S Club: Seeing Double (PG)

As an ageing rocker it was a tough job reviewing this nonsensical little flick starring teen favourites S Club. The first major hurdle was that I had no idea who the various group members – there are six of them – were or what their various characters are.

In the event it didn’t matter. S Club: Seeing Double follows in the wake of Spiceworld and Josie and the Pussycats in that it doesn’t make a great deal of sense, the cast can’t act much and it’s all buoyed up by some energetic song and dance numbers.

Boiled down, the plot centres on S Club – Jo, Hannah, Jon, Rachel, Tina and Bradley – being abandoned by their manager in Barcelona after they rebel against the tough schedule and demand a day off. Pretty soon it transpires that their manager has continued their tour without them, and hired a group of lookalikes.

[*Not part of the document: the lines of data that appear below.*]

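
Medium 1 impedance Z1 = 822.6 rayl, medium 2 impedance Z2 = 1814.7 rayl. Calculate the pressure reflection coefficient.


Given values:
  Z1 = 822.6 rayl, Z2 = 1814.7 rayl
Formula: R = (Z2 - Z1) / (Z2 + Z1)
Numerator: Z2 - Z1 = 1814.7 - 822.6 = 992.1
Denominator: Z2 + Z1 = 1814.7 + 822.6 = 2637.3
R = 992.1 / 2637.3 = 0.3762

0.3762


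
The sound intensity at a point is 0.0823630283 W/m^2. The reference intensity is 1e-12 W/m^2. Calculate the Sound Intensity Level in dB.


Given values:
  I = 0.0823630283 W/m^2
  I_ref = 1e-12 W/m^2
Formula: SIL = 10 * log10(I / I_ref)
Compute ratio: I / I_ref = 82363028300
Compute log10: log10(82363028300) = 10.915732
Multiply: SIL = 10 * 10.915732 = 109.16

109.16 dB


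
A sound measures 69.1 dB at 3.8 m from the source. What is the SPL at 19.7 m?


Given values:
  SPL1 = 69.1 dB, r1 = 3.8 m, r2 = 19.7 m
Formula: SPL2 = SPL1 - 20 * log10(r2 / r1)
Compute ratio: r2 / r1 = 19.7 / 3.8 = 5.1842
Compute log10: log10(5.1842) = 0.714682
Compute drop: 20 * 0.714682 = 14.2936
SPL2 = 69.1 - 14.2936 = 54.81

54.81 dB


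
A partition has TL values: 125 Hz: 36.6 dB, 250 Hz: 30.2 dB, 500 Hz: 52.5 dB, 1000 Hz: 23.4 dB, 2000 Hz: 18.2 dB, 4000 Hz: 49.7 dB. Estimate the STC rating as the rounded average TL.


Given TL values at each frequency:
  125 Hz: 36.6 dB
  250 Hz: 30.2 dB
  500 Hz: 52.5 dB
  1000 Hz: 23.4 dB
  2000 Hz: 18.2 dB
  4000 Hz: 49.7 dB
Formula: STC ~ round(average of TL values)
Sum = 36.6 + 30.2 + 52.5 + 23.4 + 18.2 + 49.7 = 210.6
Average = 210.6 / 6 = 35.1
Rounded: 35

35


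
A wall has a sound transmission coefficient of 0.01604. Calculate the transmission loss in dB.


Given values:
  tau = 0.01604
Formula: TL = 10 * log10(1 / tau)
Compute 1 / tau = 1 / 0.01604 = 62.3441
Compute log10(62.3441) = 1.794795
TL = 10 * 1.794795 = 17.95

17.95 dB


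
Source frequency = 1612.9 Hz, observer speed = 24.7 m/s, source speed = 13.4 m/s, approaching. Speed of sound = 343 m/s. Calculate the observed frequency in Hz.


Given values:
  f_s = 1612.9 Hz, v_o = 24.7 m/s, v_s = 13.4 m/s
  Direction: approaching
Formula: f_o = f_s * (c + v_o) / (c - v_s)
Numerator: c + v_o = 343 + 24.7 = 367.7
Denominator: c - v_s = 343 - 13.4 = 329.6
f_o = 1612.9 * 367.7 / 329.6 = 1799.34

1799.34 Hz


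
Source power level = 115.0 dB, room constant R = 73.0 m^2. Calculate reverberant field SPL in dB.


Given values:
  Lw = 115.0 dB, R = 73.0 m^2
Formula: SPL = Lw + 10 * log10(4 / R)
Compute 4 / R = 4 / 73.0 = 0.054795
Compute 10 * log10(0.054795) = -12.6126
SPL = 115.0 + (-12.6126) = 102.39

102.39 dB


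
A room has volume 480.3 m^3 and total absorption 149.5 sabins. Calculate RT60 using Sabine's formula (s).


Given values:
  V = 480.3 m^3
  A = 149.5 sabins
Formula: RT60 = 0.161 * V / A
Numerator: 0.161 * 480.3 = 77.3283
RT60 = 77.3283 / 149.5 = 0.517

0.517 s


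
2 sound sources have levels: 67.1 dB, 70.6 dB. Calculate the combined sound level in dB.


Formula: L_total = 10 * log10( sum(10^(Li/10)) )
  Source 1: 10^(67.1/10) = 5128613.8399
  Source 2: 10^(70.6/10) = 11481536.215
Sum of linear values = 16610150.0549
L_total = 10 * log10(16610150.0549) = 72.2

72.2 dB


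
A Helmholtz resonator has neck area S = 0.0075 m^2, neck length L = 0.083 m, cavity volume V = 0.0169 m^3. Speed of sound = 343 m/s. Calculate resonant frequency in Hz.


Given values:
  S = 0.0075 m^2, L = 0.083 m, V = 0.0169 m^3, c = 343 m/s
Formula: f = (c / (2*pi)) * sqrt(S / (V * L))
Compute V * L = 0.0169 * 0.083 = 0.0014027
Compute S / (V * L) = 0.0075 / 0.0014027 = 5.3468
Compute sqrt(5.3468) = 2.312315
Compute c / (2*pi) = 343 / 6.283185 = 54.590148
f = 54.590148 * 2.312315 = 126.23

126.23 Hz


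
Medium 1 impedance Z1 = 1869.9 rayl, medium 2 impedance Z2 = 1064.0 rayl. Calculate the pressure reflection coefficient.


Given values:
  Z1 = 1869.9 rayl, Z2 = 1064.0 rayl
Formula: R = (Z2 - Z1) / (Z2 + Z1)
Numerator: Z2 - Z1 = 1064.0 - 1869.9 = -805.9
Denominator: Z2 + Z1 = 1064.0 + 1869.9 = 2933.9
R = -805.9 / 2933.9 = -0.2747

-0.2747


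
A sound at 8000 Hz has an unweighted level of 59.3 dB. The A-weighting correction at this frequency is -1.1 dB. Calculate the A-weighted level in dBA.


Given values:
  SPL = 59.3 dB
  A-weighting at 8000 Hz = -1.1 dB
Formula: L_A = SPL + A_weight
L_A = 59.3 + (-1.1)
L_A = 58.2

58.2 dBA


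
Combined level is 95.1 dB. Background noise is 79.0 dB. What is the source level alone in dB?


Given values:
  L_total = 95.1 dB, L_bg = 79.0 dB
Formula: L_source = 10 * log10(10^(L_total/10) - 10^(L_bg/10))
Convert to linear:
  10^(95.1/10) = 3235936569.2963
  10^(79.0/10) = 79432823.4724
Difference: 3235936569.2963 - 79432823.4724 = 3156503745.8239
L_source = 10 * log10(3156503745.8239) = 94.99

94.99 dB


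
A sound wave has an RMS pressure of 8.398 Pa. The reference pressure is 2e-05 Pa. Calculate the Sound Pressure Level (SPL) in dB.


Given values:
  p = 8.398 Pa
  p_ref = 2e-05 Pa
Formula: SPL = 20 * log10(p / p_ref)
Compute ratio: p / p_ref = 8.398 / 2e-05 = 419900
Compute log10: log10(419900) = 5.623146
Multiply: SPL = 20 * 5.623146 = 112.46

112.46 dB


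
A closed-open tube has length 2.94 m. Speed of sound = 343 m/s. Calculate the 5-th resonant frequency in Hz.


Given values:
  Tube type: closed-open, L = 2.94 m, c = 343 m/s, n = 5
Formula: f_n = (2n - 1) * c / (4 * L)
Compute 2n - 1 = 2*5 - 1 = 9
Compute 4 * L = 4 * 2.94 = 11.76
f = 9 * 343 / 11.76
f = 262.5

262.5 Hz


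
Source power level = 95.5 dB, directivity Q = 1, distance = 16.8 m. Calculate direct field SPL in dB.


Given values:
  Lw = 95.5 dB, Q = 1, r = 16.8 m
Formula: SPL = Lw + 10 * log10(Q / (4 * pi * r^2))
Compute 4 * pi * r^2 = 4 * pi * 16.8^2 = 3546.7324
Compute Q / denom = 1 / 3546.7324 = 0.00028195
Compute 10 * log10(0.00028195) = -35.4983
SPL = 95.5 + (-35.4983) = 60.0

60.0 dB


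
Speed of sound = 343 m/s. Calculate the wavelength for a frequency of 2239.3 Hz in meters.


Given values:
  c = 343 m/s, f = 2239.3 Hz
Formula: lambda = c / f
lambda = 343 / 2239.3
lambda = 0.1532

0.1532 m


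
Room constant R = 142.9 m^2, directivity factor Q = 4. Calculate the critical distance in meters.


Given values:
  R = 142.9 m^2, Q = 4
Formula: d_c = 0.141 * sqrt(Q * R)
Compute Q * R = 4 * 142.9 = 571.6
Compute sqrt(571.6) = 23.9082
d_c = 0.141 * 23.9082 = 3.371

3.371 m


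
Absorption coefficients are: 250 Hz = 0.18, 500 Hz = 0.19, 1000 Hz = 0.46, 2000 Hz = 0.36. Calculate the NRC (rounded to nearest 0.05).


Given values:
  a_250 = 0.18, a_500 = 0.19
  a_1000 = 0.46, a_2000 = 0.36
Formula: NRC = (a250 + a500 + a1000 + a2000) / 4
Sum = 0.18 + 0.19 + 0.46 + 0.36 = 1.19
NRC = 1.19 / 4 = 0.2975
Rounded to nearest 0.05: 0.3

0.3


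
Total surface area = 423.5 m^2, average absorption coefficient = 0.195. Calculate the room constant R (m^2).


Given values:
  S = 423.5 m^2, alpha = 0.195
Formula: R = S * alpha / (1 - alpha)
Numerator: 423.5 * 0.195 = 82.5825
Denominator: 1 - 0.195 = 0.805
R = 82.5825 / 0.805 = 102.59

102.59 m^2


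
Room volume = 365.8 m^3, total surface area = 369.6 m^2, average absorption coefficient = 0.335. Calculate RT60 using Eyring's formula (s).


Given values:
  V = 365.8 m^3, S = 369.6 m^2, alpha = 0.335
Formula: RT60 = 0.161 * V / (-S * ln(1 - alpha))
Compute ln(1 - 0.335) = ln(0.665) = -0.407968
Denominator: -369.6 * -0.407968 = 150.785
Numerator: 0.161 * 365.8 = 58.8938
RT60 = 58.8938 / 150.785 = 0.391

0.391 s


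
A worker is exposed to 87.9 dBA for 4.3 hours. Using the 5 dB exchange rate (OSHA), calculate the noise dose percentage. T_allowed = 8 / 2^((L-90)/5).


Given values:
  L = 87.9 dBA, T = 4.3 hours
Formula: T_allowed = 8 / 2^((L - 90) / 5)
Compute exponent: (87.9 - 90) / 5 = -0.42
Compute 2^(-0.42) = 0.747425
T_allowed = 8 / 0.747425 = 10.703415 hours
Dose = (T / T_allowed) * 100
Dose = (4.3 / 10.703415) * 100 = 40.17

40.17 %


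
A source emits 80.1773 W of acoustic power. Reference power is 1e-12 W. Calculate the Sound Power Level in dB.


Given values:
  W = 80.1773 W
  W_ref = 1e-12 W
Formula: SWL = 10 * log10(W / W_ref)
Compute ratio: W / W_ref = 80177300000000
Compute log10: log10(80177300000000) = 13.904051
Multiply: SWL = 10 * 13.904051 = 139.04

139.04 dB


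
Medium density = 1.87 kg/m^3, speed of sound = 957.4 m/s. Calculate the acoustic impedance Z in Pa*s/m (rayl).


Given values:
  rho = 1.87 kg/m^3
  c = 957.4 m/s
Formula: Z = rho * c
Z = 1.87 * 957.4
Z = 1790.34

1790.34 rayl


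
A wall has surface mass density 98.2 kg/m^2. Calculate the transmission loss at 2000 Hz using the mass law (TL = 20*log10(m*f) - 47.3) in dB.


Given values:
  m = 98.2 kg/m^2, f = 2000 Hz
Formula: TL = 20 * log10(m * f) - 47.3
Compute m * f = 98.2 * 2000 = 196400.0
Compute log10(196400.0) = 5.293141
Compute 20 * 5.293141 = 105.8628
TL = 105.8628 - 47.3 = 58.56

58.56 dB


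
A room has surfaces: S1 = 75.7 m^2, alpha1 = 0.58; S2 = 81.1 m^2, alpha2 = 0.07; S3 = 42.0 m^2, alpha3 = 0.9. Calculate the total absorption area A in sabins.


Given surfaces:
  Surface 1: 75.7 * 0.58 = 43.906
  Surface 2: 81.1 * 0.07 = 5.677
  Surface 3: 42.0 * 0.9 = 37.8
Formula: A = sum(Si * alpha_i)
A = 43.906 + 5.677 + 37.8
A = 87.38

87.38 sabins


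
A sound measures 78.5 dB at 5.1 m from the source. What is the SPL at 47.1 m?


Given values:
  SPL1 = 78.5 dB, r1 = 5.1 m, r2 = 47.1 m
Formula: SPL2 = SPL1 - 20 * log10(r2 / r1)
Compute ratio: r2 / r1 = 47.1 / 5.1 = 9.2353
Compute log10: log10(9.2353) = 0.965451
Compute drop: 20 * 0.965451 = 19.309
SPL2 = 78.5 - 19.309 = 59.19

59.19 dB


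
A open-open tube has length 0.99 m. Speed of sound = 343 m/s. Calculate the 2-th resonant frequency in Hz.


Given values:
  Tube type: open-open, L = 0.99 m, c = 343 m/s, n = 2
Formula: f_n = n * c / (2 * L)
Compute 2 * L = 2 * 0.99 = 1.98
f = 2 * 343 / 1.98
f = 346.46

346.46 Hz


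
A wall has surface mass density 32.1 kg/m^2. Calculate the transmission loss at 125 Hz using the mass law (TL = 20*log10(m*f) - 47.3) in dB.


Given values:
  m = 32.1 kg/m^2, f = 125 Hz
Formula: TL = 20 * log10(m * f) - 47.3
Compute m * f = 32.1 * 125 = 4012.5
Compute log10(4012.5) = 3.603415
Compute 20 * 3.603415 = 72.0683
TL = 72.0683 - 47.3 = 24.77

24.77 dB


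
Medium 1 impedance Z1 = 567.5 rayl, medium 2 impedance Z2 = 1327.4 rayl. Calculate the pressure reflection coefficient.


Given values:
  Z1 = 567.5 rayl, Z2 = 1327.4 rayl
Formula: R = (Z2 - Z1) / (Z2 + Z1)
Numerator: Z2 - Z1 = 1327.4 - 567.5 = 759.9
Denominator: Z2 + Z1 = 1327.4 + 567.5 = 1894.9
R = 759.9 / 1894.9 = 0.401

0.401


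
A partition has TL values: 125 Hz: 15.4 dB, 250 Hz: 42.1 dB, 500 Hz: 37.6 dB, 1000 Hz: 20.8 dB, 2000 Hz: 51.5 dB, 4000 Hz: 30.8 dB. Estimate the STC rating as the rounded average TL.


Given TL values at each frequency:
  125 Hz: 15.4 dB
  250 Hz: 42.1 dB
  500 Hz: 37.6 dB
  1000 Hz: 20.8 dB
  2000 Hz: 51.5 dB
  4000 Hz: 30.8 dB
Formula: STC ~ round(average of TL values)
Sum = 15.4 + 42.1 + 37.6 + 20.8 + 51.5 + 30.8 = 198.2
Average = 198.2 / 6 = 33.03
Rounded: 33

33


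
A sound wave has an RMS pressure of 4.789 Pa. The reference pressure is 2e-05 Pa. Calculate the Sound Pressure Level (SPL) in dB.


Given values:
  p = 4.789 Pa
  p_ref = 2e-05 Pa
Formula: SPL = 20 * log10(p / p_ref)
Compute ratio: p / p_ref = 4.789 / 2e-05 = 239450
Compute log10: log10(239450) = 5.379215
Multiply: SPL = 20 * 5.379215 = 107.58

107.58 dB


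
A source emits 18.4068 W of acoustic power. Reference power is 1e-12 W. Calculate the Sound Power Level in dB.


Given values:
  W = 18.4068 W
  W_ref = 1e-12 W
Formula: SWL = 10 * log10(W / W_ref)
Compute ratio: W / W_ref = 18406800000000
Compute log10: log10(18406800000000) = 13.264978
Multiply: SWL = 10 * 13.264978 = 132.65

132.65 dB


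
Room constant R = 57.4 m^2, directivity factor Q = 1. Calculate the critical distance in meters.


Given values:
  R = 57.4 m^2, Q = 1
Formula: d_c = 0.141 * sqrt(Q * R)
Compute Q * R = 1 * 57.4 = 57.4
Compute sqrt(57.4) = 7.5763
d_c = 0.141 * 7.5763 = 1.068

1.068 m


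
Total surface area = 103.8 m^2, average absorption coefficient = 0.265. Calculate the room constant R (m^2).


Given values:
  S = 103.8 m^2, alpha = 0.265
Formula: R = S * alpha / (1 - alpha)
Numerator: 103.8 * 0.265 = 27.507
Denominator: 1 - 0.265 = 0.735
R = 27.507 / 0.735 = 37.42

37.42 m^2


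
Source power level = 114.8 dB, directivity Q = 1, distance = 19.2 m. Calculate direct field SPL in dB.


Given values:
  Lw = 114.8 dB, Q = 1, r = 19.2 m
Formula: SPL = Lw + 10 * log10(Q / (4 * pi * r^2))
Compute 4 * pi * r^2 = 4 * pi * 19.2^2 = 4632.4669
Compute Q / denom = 1 / 4632.4669 = 0.00021587
Compute 10 * log10(0.00021587) = -36.6581
SPL = 114.8 + (-36.6581) = 78.14

78.14 dB


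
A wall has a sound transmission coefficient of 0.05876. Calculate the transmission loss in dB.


Given values:
  tau = 0.05876
Formula: TL = 10 * log10(1 / tau)
Compute 1 / tau = 1 / 0.05876 = 17.0184
Compute log10(17.0184) = 1.230919
TL = 10 * 1.230919 = 12.31

12.31 dB


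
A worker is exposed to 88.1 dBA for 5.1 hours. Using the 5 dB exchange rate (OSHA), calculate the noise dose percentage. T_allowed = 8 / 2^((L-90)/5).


Given values:
  L = 88.1 dBA, T = 5.1 hours
Formula: T_allowed = 8 / 2^((L - 90) / 5)
Compute exponent: (88.1 - 90) / 5 = -0.38
Compute 2^(-0.38) = 0.768438
T_allowed = 8 / 0.768438 = 10.410729 hours
Dose = (T / T_allowed) * 100
Dose = (5.1 / 10.410729) * 100 = 48.99

48.99 %


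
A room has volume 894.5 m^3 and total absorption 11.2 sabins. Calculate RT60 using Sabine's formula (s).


Given values:
  V = 894.5 m^3
  A = 11.2 sabins
Formula: RT60 = 0.161 * V / A
Numerator: 0.161 * 894.5 = 144.0145
RT60 = 144.0145 / 11.2 = 12.858

12.858 s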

Except, of course, that the bogus band currently playing to sell-out audiences in America are doppelgangers – clones created by a nefarious scientist with an eye on world domination.

Utter tosh, isn’t it? Yet kids will lap up this mindless, plotless drivel. It helps that the S Club folk don’t take any of it at all seriously, send themselves up and shine a spotlight on the pop industry to prove that, whatever the hype might tell us, modern music is all about keeping your head in a world ruled by madness.

I counted two moments of genuine humour in the film, and two only, but they’re above average in a flick that aims deliberately at ankle level of the lowest common denominator. Instead there are chases, Monkees-style comedy, mistaken identities and much, much silliness to keep fans happy.

Surprisingly both Rachel Stevens and Jon Lee acquit themselves well in the thespian stakes, though all the band have had sufficient practice at the acting game courtesy of a string of US TV series since 1999. Throw in a fleeting cameo from Pop Idol’s Gareth Gates and one can be certain that this will be as dated as The Beatles’ Help! Within months.